Es ist eine Geschichte mit Höhen und Tiefen: Mitte Dezember 2016 startete Locomore mit nur einem Zug auf der Strecke zwischen Stuttgart und Berlin. Dafür hatten Bahnfreunde per Crowdfunding Geld gesammelt, um einen Zug und Waggons zu kaufen. Schon am 1. August 2017 musste Locomore den Betrieb wieder einstellen. Das Insolvenzverfahren wurde eröffnet. 14 Tage später die Wende: Ein Investor aus Tschechien steigt bei Locomore ein.

Leo-Express ist der Name des Unternehmens, das dafür sorgt, dass Locomore ab Ende August den Betrieb wieder aufnehmen kann. Zusammen mit Flixbus. Dabei kümmert sich Locomore vor allem um das Geschäft auf der Schiene, Flixbus übernimmt den Vertrieb der Tickets. 

"Zum ersten Mal überhaupt könnte man mit Leo einen ernsthaften Konkurrenten gegen die Deutsche Bahn erhalten."
Lukas Iffländer, Fahrgastverband Pro Bahn e.V.

Die Locomore-Tickets für die Strecke Stuttgart - Berlin können auf dem Flixbus-Portal ab 9,90 Euro gebucht werden, Kurzstreckentickets sind ab 5,00 Euro verfügbar. Damit macht sich Flixbus im Prinzip selbst Konkurrenz. Denn die Locomore-Tickets sind nicht nur günstiger als die Bustickets. Die Bahn ist auch schneller am Ziel: Mit sechseinhalb Stunden braucht Locomore nur die Hälfte der Zeit bis Berlin.

"Flixbus ist schmerzfrei"

Um diesen strategischen Move zu verstehen, muss man sich das Unternehmen genauer anschauen, sagt Lukas Iffländer vom Fahrgastverband Pro Bahn e.V. Denn Flixbus hat selber keine Busse, sondern kauft lediglich die Leistungen kleiner und mittelständischer Busunternehmen ein. Locomore wäre nur ein weiterer Subunternehmer. Flixbus selber kümmert sich ausschließlich um den Vertrieb, das heißt, um das Koordinieren der Buchungen.
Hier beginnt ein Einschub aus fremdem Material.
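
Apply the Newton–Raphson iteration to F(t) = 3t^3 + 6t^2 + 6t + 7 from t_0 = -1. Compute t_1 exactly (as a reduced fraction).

F'(t) = 9t^2 + 12t + 6.
F(-1) = 4, F'(-1) = 3, so t_1 = (-1) - 4/3 = -7/3.

-7/3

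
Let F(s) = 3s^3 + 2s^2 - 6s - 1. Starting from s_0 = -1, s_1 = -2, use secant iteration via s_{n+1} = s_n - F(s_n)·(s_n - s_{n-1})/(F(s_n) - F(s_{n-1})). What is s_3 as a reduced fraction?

F(-1) = 4, F(-2) = -5. s_2 = (-2) - (-5)·((-2) - (-1))/((-5) - 4) = -13/9.
F(-2) = -5, F(-13/9) = 680/243. s_3 = (-13/9) - (680/243)·((-13/9) - (-2))/((680/243) - (-5)) = -623/379.

-623/379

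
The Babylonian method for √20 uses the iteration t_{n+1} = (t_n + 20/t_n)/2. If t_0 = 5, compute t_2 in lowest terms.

161/36

t_1 = (5 + 20/5)/2 = 9/2.
t_2 = (9/2 + 20/(9/2))/2 = 161/36.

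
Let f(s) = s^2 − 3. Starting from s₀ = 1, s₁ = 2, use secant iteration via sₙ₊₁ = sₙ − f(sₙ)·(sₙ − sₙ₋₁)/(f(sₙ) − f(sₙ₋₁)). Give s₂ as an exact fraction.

5/3

f(1) = −2, f(2) = 1. s₂ = 2 − 1·(2 − 1)/(1 − (−2)) = 5/3.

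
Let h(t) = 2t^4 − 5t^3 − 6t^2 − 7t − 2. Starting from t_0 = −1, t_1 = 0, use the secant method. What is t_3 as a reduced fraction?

−64/187

h(−1) = 6, h(0) = −2. t_2 = 0 − (−2)·(0 − (−1))/((−2) − 6) = −1/4.
h(0) = −2, h(−1/4) = −69/128. t_3 = (−1/4) − (−69/128)·((−1/4) − 0)/((−69/128) − (−2)) = −64/187.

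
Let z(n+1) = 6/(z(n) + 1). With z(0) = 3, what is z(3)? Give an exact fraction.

30/17

z(1) = 6/(3 + 1) = 3/2.
z(2) = 6/(3/2 + 1) = 12/5.
z(3) = 6/(12/5 + 1) = 30/17.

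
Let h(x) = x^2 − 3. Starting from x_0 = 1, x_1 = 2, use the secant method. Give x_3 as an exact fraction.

h(1) = −2, h(2) = 1. x_2 = 2 − 1·(2 − 1)/(1 − (−2)) = 5/3.
h(2) = 1, h(5/3) = −2/9. x_3 = (5/3) − (−2/9)·((5/3) − 2)/((−2/9) − 1) = 19/11.

19/11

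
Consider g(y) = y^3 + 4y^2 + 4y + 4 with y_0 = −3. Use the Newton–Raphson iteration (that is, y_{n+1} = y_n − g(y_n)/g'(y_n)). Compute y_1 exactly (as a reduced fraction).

−22/7

g'(y) = 3y^2 + 8y + 4.
g(−3) = 1, g'(−3) = 7, so y_1 = (−3) − 1/7 = −22/7.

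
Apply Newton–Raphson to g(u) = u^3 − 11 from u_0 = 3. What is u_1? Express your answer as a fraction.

65/27

g'(u) = 3u^2.
g(3) = 16, g'(3) = 27, so u_1 = 3 − 16/27 = 65/27.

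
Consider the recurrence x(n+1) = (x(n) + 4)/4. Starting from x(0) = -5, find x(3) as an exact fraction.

79/64

x(1) = ((-5) + 4)/4 = -1/4.
x(2) = ((-1/4) + 4)/4 = 15/16.
x(3) = ((15/16) + 4)/4 = 79/64.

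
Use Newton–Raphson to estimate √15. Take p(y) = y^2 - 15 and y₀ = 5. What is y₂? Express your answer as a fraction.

p'(y) = 2y.
p(5) = 10, p'(5) = 10, so y₁ = 5 - 10/10 = 4.
p(4) = 1, p'(4) = 8, so y₂ = 4 - 1/8 = 31/8.

31/8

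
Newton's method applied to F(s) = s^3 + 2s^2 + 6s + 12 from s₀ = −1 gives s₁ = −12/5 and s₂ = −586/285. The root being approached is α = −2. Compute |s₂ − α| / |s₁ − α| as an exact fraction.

s₁ − α = −12/5 − (−2) = −12/5 + 2 = −2/5, so |s₁ − α| = 2/5.
s₂ − α = −586/285 − (−2) = −586/285 + 2 = −16/285, so |s₂ − α| = 16/285.
Ratio = (16/285) / (2/5) = 8/57.

8/57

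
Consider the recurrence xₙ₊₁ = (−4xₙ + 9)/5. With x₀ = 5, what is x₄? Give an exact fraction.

1649/625

x₁ = (−4·5 + 9)/5 = −11/5.
x₂ = (−4·(−11/5) + 9)/5 = 89/25.
x₃ = (−4·(89/25) + 9)/5 = −131/125.
x₄ = (−4·(−131/125) + 9)/5 = 1649/625.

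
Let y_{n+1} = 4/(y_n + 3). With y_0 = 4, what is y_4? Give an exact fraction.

y_1 = 4/(4 + 3) = 4/7.
y_2 = 4/(4/7 + 3) = 28/25.
y_3 = 4/(28/25 + 3) = 100/103.
y_4 = 4/(100/103 + 3) = 412/409.

412/409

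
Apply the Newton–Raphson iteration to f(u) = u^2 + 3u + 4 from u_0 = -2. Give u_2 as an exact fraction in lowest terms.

-4/3

f'(u) = 2u + 3.
f(-2) = 2, f'(-2) = -1, so u_1 = (-2) - 2/(-1) = 0.
f(0) = 4, f'(0) = 3, so u_2 = 0 - 4/3 = -4/3.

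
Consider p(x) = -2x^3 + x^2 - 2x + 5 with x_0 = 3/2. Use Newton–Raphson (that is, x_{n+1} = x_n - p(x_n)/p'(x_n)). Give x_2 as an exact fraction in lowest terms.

p'(x) = -6x^2 + 2x - 2.
p(3/2) = -5/2, p'(3/2) = -25/2, so x_1 = (3/2) - (-5/2)/(-25/2) = 13/10.
p(13/10) = -38/125, p'(13/10) = -477/50, so x_2 = (13/10) - (-38/125)/(-477/50) = 6049/4770.

6049/4770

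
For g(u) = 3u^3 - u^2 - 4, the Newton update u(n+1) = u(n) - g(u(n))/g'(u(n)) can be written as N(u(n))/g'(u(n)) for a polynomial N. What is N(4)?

372

g'(u) = 9u^2 - 2u.
N(u) = u·g'(u) - g(u) = u·(9u^2 - 2u) - (3u^3 - u^2 - 4) = 6u^3 - u^2 + 4.
N(4) = 372.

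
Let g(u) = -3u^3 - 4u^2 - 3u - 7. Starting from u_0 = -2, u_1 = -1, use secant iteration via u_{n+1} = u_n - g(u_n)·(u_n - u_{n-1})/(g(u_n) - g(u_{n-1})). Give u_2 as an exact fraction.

g(-2) = 7, g(-1) = -5. u_2 = (-1) - (-5)·((-1) - (-2))/((-5) - 7) = -17/12.

-17/12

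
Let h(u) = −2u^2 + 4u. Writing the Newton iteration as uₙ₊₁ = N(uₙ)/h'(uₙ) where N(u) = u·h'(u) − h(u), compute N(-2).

−8

h'(u) = −4u + 4.
N(u) = u·h'(u) − h(u) = u·(−4u + 4) − (−2u^2 + 4u) = −2u^2.
N(-2) = −8.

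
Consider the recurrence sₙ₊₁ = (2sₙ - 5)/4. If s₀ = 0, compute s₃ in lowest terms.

-35/16

s₁ = (2·0 - 5)/4 = -5/4.
s₂ = (2·(-5/4) - 5)/4 = -15/8.
s₃ = (2·(-15/8) - 5)/4 = -35/16.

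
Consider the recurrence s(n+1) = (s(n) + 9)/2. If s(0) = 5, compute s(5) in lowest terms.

71/8

s(1) = (5 + 9)/2 = 7.
s(2) = (7 + 9)/2 = 8.
s(3) = (8 + 9)/2 = 17/2.
s(4) = ((17/2) + 9)/2 = 35/4.
s(5) = ((35/4) + 9)/2 = 71/8.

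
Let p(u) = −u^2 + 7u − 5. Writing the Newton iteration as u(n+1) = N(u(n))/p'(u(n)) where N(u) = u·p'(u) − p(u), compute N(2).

1

p'(u) = −2u + 7.
N(u) = u·p'(u) − p(u) = u·(−2u + 7) − (−u^2 + 7u − 5) = −u^2 + 5.
N(2) = 1.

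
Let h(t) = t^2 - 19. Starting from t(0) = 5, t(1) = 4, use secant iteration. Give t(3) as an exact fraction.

h(5) = 6, h(4) = -3. t(2) = 4 - (-3)·(4 - 5)/((-3) - 6) = 13/3.
h(4) = -3, h(13/3) = -2/9. t(3) = (13/3) - (-2/9)·((13/3) - 4)/((-2/9) - (-3)) = 109/25.

109/25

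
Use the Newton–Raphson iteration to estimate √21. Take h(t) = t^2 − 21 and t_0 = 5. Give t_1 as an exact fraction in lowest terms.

h'(t) = 2t.
h(5) = 4, h'(5) = 10, so t_1 = 5 − 4/10 = 23/5.

23/5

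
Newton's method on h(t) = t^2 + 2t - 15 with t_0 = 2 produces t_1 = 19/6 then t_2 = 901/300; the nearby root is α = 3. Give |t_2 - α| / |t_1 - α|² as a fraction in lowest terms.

3/25

t_1 - α = 19/6 - 3 = 1/6, so |t_1 - α| = 1/6.
t_2 - α = 901/300 - 3 = 1/300, so |t_2 - α| = 1/300.
|t_1 - α|² = 1/36.
Ratio = (1/300) / (1/36) = 3/25.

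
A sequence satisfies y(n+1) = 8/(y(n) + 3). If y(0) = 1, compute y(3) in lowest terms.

40/23

y(1) = 8/(1 + 3) = 2.
y(2) = 8/(2 + 3) = 8/5.
y(3) = 8/(8/5 + 3) = 40/23.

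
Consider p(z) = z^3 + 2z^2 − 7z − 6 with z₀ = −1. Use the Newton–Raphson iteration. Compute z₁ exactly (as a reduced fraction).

−3/4

p'(z) = 3z^2 + 4z − 7.
p(−1) = 2, p'(−1) = −8, so z₁ = (−1) − 2/(−8) = −3/4.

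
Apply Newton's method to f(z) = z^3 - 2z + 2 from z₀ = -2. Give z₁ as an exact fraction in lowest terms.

-9/5

f'(z) = 3z^2 - 2.
f(-2) = -2, f'(-2) = 10, so z₁ = (-2) - (-2)/10 = -9/5.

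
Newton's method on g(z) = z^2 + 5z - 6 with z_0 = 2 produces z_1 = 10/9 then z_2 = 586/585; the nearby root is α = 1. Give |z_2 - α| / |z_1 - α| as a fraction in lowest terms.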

"Flixbus ist ziemlich schmerzbefreit, was untendrunter fährt und wie die sich gegenseitig Konkurrenz machen, solange der Vertrieb oben drüber läuft."
Lukas Iffländer, Fahrgastverband Pro Bahn e.V.

Hinter Leo-Express wiederum steckt ein Unternehmer, der aus privatem Interesse in den Fernverkehr investiert. In Tschechien hat er inzwischen mit neun sehr hochwertigen Fahrzeugen verschiedene Strecken in Betrieb genommen. Die Insolvenz von Locomore bot ihm eine günstige Gelegenheit, mit einem relativ hochwertigen Produkt in den deutschen Markt einzusteigen, sagt Lukas Iffländer.

Bislang ist Locomore aber noch keine Konkurrenz für die Deutsche Bahn. Zu wenige Fahrzeuge, zu wenige Strecken. Leo-Express müsste im großen Stil investieren, mehr Züge kaufen und mehr Strecken befahren, um wirklich mitmischen zu können, im großen Bahngeschäft.